In Spark 1.5.*, the as
column method support an optional second parameter,
scala> import org.apache.spark.sql.types.Metadata
scala> case class A(id:Int, v:String)
scala> val df = sqlContext.createDataFrame(Seq(A(1,"aa"), A(2,"bb")))
scala> val ndf = df.select($"id", $"v".as("newV", Metadata.fromJson("""{"desc": "replace old V"}""")))
The second parameter of as
is a Metadata
object. The content of the Metadata
could be specified by the fromJson
method.
With the Metadata
object, the new dataframe’s schema has the metadata attached to the newV
column. One can check as the following,
scala> ndf.schema.foreach{s => println(s"${s.name}, ${s.metadata.toString}")}
id, {}
newV, {"desc":"replace old V"}
How the metadata will propagate is still not very clear to me. Since in my real project use case, I basically use Metadata
to attach description with the output data, it’s not a critical requirement on general metadata propagation yet. In this use case, the only propagation requirement is on column renames.
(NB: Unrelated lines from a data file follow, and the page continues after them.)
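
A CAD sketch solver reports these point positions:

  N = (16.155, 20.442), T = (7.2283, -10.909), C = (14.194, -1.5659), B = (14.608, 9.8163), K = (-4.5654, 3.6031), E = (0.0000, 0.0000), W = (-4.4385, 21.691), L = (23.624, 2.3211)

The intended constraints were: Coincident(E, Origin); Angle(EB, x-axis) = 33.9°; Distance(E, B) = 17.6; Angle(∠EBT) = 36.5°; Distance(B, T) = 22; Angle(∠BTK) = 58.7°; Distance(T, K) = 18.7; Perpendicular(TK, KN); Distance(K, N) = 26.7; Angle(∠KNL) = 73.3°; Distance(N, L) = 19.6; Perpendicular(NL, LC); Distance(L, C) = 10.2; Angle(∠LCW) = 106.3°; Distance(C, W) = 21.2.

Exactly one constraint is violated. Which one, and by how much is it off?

Distance(C, W) = 21.2 — off by 8.60.

E = (0.00, 0.00) ✓; EB at 33.90° ✓; |EB| = 17.60 ✓; ∠EBT = 36.50° ✓; |BT| = 22.00 ✓; ∠BTK = 58.70° ✓; |TK| = 18.70 ✓; ∠(TK, KN) = 90.00° ✓; |KN| = 26.70 ✓; ∠KNL = 73.30° ✓; |NL| = 19.60 ✓; ∠(NL, LC) = 90.00° ✓; |LC| = 10.20 ✓; ∠LCW = 106.3° ✓; |CW| = 29.80 ✗.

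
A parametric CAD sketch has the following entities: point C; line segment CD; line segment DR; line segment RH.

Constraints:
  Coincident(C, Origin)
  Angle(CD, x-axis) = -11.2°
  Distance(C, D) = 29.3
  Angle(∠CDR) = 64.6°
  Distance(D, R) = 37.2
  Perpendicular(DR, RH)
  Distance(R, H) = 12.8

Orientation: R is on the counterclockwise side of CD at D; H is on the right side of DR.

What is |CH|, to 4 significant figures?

46.35

∠CDR = 64.6°, so DR runs at -11.2° + (180° − 64.6°) = 104.2° from the x-axis; with |DR| = 37.2, R = D + 37.2·(cos 104.2°, sin 104.2°) = (19.62, 30.37). DR ⟂ RH; with |RH| = 12.8 on the right of DR, H = R + 12.8·(0.9694, 0.2453) = (32.03, 33.51). Then |CH| = |H − C| = 46.35.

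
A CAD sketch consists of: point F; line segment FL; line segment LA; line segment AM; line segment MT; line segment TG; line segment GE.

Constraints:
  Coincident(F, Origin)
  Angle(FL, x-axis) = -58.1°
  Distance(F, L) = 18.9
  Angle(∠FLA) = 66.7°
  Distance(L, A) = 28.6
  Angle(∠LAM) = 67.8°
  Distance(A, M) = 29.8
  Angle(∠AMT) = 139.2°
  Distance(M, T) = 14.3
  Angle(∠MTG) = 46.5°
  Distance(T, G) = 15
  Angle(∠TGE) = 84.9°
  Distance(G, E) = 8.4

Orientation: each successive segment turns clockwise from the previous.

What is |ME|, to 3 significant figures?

4.84

F is at the origin; FL runs at -58.1° with length 18.9, so L = (9.99, -16.0). ∠FLA = 66.7° gives LA at -171° from the x-axis; with |LA| = 28.6, A = (-18.3, -20.3). ∠LAM = 67.8° gives AM at 76.4° from the x-axis; with |AM| = 29.8, M = (-11.3, 8.64). ∠AMT = 139.2° gives MT at 35.6° from the x-axis; with |MT| = 14.3, T = (0.344, 17.0). ∠MTG = 46.5° gives TG at -97.9° from the x-axis; with |TG| = 15.0, G = (-1.72, 2.11). ∠TGE = 84.9° gives GE at 167° from the x-axis; with |GE| = 8.4, E = (-9.90, 4.00). Then |ME| = |E − M| = 4.84.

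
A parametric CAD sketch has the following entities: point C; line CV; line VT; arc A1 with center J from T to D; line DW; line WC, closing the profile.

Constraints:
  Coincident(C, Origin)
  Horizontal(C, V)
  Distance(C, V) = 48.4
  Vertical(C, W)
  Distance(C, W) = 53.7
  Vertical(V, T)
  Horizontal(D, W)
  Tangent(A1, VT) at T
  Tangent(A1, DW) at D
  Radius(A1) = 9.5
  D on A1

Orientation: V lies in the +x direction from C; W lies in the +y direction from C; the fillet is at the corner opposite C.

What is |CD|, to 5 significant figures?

66.309

C is at the origin; CV is horizontal with |CV| = 48.4 and V on the +x side, so V = (48.400, 0.0000). C and W share the same x with |CW| = 53.7 and W on the +y side, so W = (0.0000, 53.700). The virtual corner opposite C is at (48.400, 53.700). Tangency of A1 to VT means the radius JT is perpendicular to VT and A1 meets DW tangentially, so JD is at right angles to DW, with radius 9.5, so the center J sits 9.5 in from both sides at J = (38.900, 44.200). That places the tangent points at T = (48.400, 44.200) on VT and D = (38.900, 53.700) on DW. Then |CD| = |D − C| = 66.309.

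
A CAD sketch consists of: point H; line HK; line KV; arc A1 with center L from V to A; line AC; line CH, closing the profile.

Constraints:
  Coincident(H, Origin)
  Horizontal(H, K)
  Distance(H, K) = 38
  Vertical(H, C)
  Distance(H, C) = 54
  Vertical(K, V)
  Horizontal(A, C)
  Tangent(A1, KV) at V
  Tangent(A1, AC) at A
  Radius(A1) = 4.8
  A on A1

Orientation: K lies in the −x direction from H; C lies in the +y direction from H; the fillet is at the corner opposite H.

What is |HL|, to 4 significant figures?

59.35

H is at the origin; HK is horizontal with |HK| = 38.0 and K on the −x side, so K = (-38.00, 0.000). H and C share the same x with |HC| = 54.0 and C on the +y side, so C = (0.000, 54.00). The virtual corner opposite H is at (-38.00, 54.00). A1 meets KV tangentially, so LV is at right angles to KV and A1 meets AC tangentially, so LA is at right angles to AC, with radius 4.8, so the center L sits 4.8 in from both sides at L = (-33.20, 49.20). Then |HL| = |L − H| = 59.35.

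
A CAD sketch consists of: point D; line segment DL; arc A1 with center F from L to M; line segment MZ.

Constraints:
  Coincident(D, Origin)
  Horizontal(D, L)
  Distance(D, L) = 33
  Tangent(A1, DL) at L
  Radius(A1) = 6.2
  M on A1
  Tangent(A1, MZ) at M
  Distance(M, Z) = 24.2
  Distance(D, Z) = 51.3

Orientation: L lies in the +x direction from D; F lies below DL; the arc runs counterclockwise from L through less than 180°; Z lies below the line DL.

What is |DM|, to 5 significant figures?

29.610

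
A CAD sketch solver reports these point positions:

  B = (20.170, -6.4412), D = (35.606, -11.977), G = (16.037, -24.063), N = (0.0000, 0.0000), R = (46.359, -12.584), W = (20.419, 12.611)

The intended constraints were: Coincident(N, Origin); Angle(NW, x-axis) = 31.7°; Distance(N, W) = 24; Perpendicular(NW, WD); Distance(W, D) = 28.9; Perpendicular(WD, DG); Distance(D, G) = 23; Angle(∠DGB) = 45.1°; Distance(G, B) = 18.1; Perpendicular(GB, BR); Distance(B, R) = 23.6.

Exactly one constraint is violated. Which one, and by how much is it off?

Distance(B, R) = 23.6 — off by 3.30.

N = (0.00, 0.00) ✓; NW at 31.70° ✓; |NW| = 24.00 ✓; ∠(NW, WD) = 90.00° ✓; |WD| = 28.90 ✓; ∠(WD, DG) = 90.00° ✓; |DG| = 23.00 ✓; ∠DGB = 45.10° ✓; |GB| = 18.10 ✓; ∠(GB, BR) = 90.00° ✓; |BR| = 26.90 ✗.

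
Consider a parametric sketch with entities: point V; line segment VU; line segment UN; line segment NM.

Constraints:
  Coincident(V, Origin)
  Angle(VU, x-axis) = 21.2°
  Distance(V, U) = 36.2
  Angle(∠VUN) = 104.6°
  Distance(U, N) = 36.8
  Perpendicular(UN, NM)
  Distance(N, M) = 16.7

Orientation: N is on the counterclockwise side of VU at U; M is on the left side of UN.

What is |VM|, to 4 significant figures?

49.45

∠VUN = 104.6°, so UN runs at 21.2° + (180° − 104.6°) = 96.60° from the x-axis; with |UN| = 36.8, N = U + 36.8·(cos 96.60°, sin 96.60°) = (29.52, 49.65). UN ⟂ NM; with |NM| = 16.7 on the left of UN, M = N + 16.7·(-0.9934, -0.1149) = (12.93, 47.73). Then |VM| = |M − V| = 49.45.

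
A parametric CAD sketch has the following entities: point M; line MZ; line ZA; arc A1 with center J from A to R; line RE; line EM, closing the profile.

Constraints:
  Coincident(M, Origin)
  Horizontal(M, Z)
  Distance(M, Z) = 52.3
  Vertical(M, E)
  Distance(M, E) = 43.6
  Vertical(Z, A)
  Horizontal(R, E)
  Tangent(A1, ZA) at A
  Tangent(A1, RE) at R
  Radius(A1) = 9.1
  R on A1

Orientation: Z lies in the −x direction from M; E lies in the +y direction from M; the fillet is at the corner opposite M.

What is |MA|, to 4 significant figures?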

On column renaming process, here is what I learned in practice
* withColumnRenamed
will not propagate metadata
* as
on $"colname"
type of syntax will not propagate metadata
* as
on df("colname")
type of syntax WILL propagate metadata
scala> val df1=ndf.withColumnRenamed("newV", "nnV")
scala> val df2=ndf.select($"newV" as "nnV")
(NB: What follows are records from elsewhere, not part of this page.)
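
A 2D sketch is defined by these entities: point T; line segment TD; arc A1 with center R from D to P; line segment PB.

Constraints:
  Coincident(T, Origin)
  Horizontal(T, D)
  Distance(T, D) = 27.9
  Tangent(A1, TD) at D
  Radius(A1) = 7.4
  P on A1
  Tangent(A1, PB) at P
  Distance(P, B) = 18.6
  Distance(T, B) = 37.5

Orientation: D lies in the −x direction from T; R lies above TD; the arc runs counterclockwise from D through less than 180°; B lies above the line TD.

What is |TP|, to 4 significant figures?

22.78

T is at the origin; T and D share the same y with |TD| = 27.9 and D on the −x side, so D = (-27.90, 0.000). The tangent condition forces RD to be normal to TD, so R = D + (0, 7.4) = (-27.90, 7.400). Since RP ⟂ PB (tangency), |RB| = √(7.4² + 18.6²) = 20.02 regardless of where P sits on A1. So B lies on both circle(T, 37.5) and circle(R, 20.02); the above-TD intersection is B = (-25.71, 27.30). P is the foot of the tangent from B: P = (-20.77, 9.367).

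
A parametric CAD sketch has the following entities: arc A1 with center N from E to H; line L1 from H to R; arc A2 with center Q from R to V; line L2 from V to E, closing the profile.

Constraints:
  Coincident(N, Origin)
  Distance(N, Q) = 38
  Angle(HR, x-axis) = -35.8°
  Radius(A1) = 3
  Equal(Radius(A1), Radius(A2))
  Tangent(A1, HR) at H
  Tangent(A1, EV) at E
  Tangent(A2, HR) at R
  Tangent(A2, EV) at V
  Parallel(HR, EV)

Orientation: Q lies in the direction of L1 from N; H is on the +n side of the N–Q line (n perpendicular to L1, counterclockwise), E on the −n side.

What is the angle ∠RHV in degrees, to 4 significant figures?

8.973°

The slot axis is L1's direction at -35.8°, so u = (cos -35.8°, sin -35.8°) = (0.8111, -0.5850) and n = (−sin -35.8°, cos -35.8°) = (0.5850, 0.8111). N is at the origin and Q lies 38.0 along u from N, so Q = 38.0·u = (30.82, -22.23). Tangency of A1 to both parallel lines with radius 3.0 puts H and E at N ± 3.0·n: H = (1.755, 2.433), E = (-1.755, -2.433). Equal radii place R and V the same way about Q: R = Q + 3.0·n = (32.58, -19.80), V = Q − 3.0·n = (29.07, -24.66). Then cos ∠RHV = HR·HV / (|HR||HV|), giving 8.973°.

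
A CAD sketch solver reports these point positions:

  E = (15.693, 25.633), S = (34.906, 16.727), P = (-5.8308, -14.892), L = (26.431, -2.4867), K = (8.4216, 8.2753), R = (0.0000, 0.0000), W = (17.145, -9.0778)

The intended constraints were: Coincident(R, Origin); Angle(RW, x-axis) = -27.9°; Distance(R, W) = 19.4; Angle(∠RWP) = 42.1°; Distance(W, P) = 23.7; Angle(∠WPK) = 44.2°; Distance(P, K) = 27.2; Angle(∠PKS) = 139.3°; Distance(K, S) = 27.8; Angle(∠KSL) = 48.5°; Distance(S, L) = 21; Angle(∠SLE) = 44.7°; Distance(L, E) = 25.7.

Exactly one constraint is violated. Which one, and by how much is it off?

Distance(L, E) = 25.7 — off by 4.40.

R = (0.00, 0.00) ✓; RW at -27.90° ✓; |RW| = 19.40 ✓; ∠RWP = 42.10° ✓; |WP| = 23.70 ✓; ∠WPK = 44.20° ✓; |PK| = 27.20 ✓; ∠PKS = 139.3° ✓; |KS| = 27.80 ✓; ∠KSL = 48.50° ✓; |SL| = 21.00 ✓; ∠SLE = 44.70° ✓; |LE| = 30.10 ✗.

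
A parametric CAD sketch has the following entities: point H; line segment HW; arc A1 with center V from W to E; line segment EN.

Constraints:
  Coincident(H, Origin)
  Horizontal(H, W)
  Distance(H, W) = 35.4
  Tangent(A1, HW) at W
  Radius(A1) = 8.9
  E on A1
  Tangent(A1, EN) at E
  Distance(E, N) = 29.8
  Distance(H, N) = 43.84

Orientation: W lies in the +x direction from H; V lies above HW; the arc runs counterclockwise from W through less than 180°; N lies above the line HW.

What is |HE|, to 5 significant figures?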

scala> val df3=ndf.select(ndf("newV") as "nnV")
scala> df1.schema.foreach{s => println(s"${s.name}, ${s.metadata.toString}")}
id, {}
nnV, {}
scala> df2.schema.foreach{s => println(s"${s.name}, ${s.metadata.toString}")}
nnV, {}
scala> df3.schema.foreach{s => println(s"${s.name}, ${s.metadata.toString}")}
nnV, {"desc":"replace old V"}
As I described at the beginning of this article, since metadata is a member of StructField
, instead of a number of Column
, it can’t be accessed until the Column
expression is resolved. Now it’s easy to understand that $"colname"
is an Unresolved
expression, and df("colname")
is a resolved one, so as
behaved differently.
Since my only use case is for column description, we created some helper methods in SMV to simplify the client code,
scala> val df4 = df.select($"id", $"v" as "newV" withDesc "renamed col V")
scala> df4.printDesc
id:
newV: renamed col V
Actually column metadata could be more critical if the propagation rule can be controlled by user. For example, some raw data fields have customer’s PII info which should be labeled, and anything derived from them should also be labeled, where metadata could be the natural way to handle those column labels.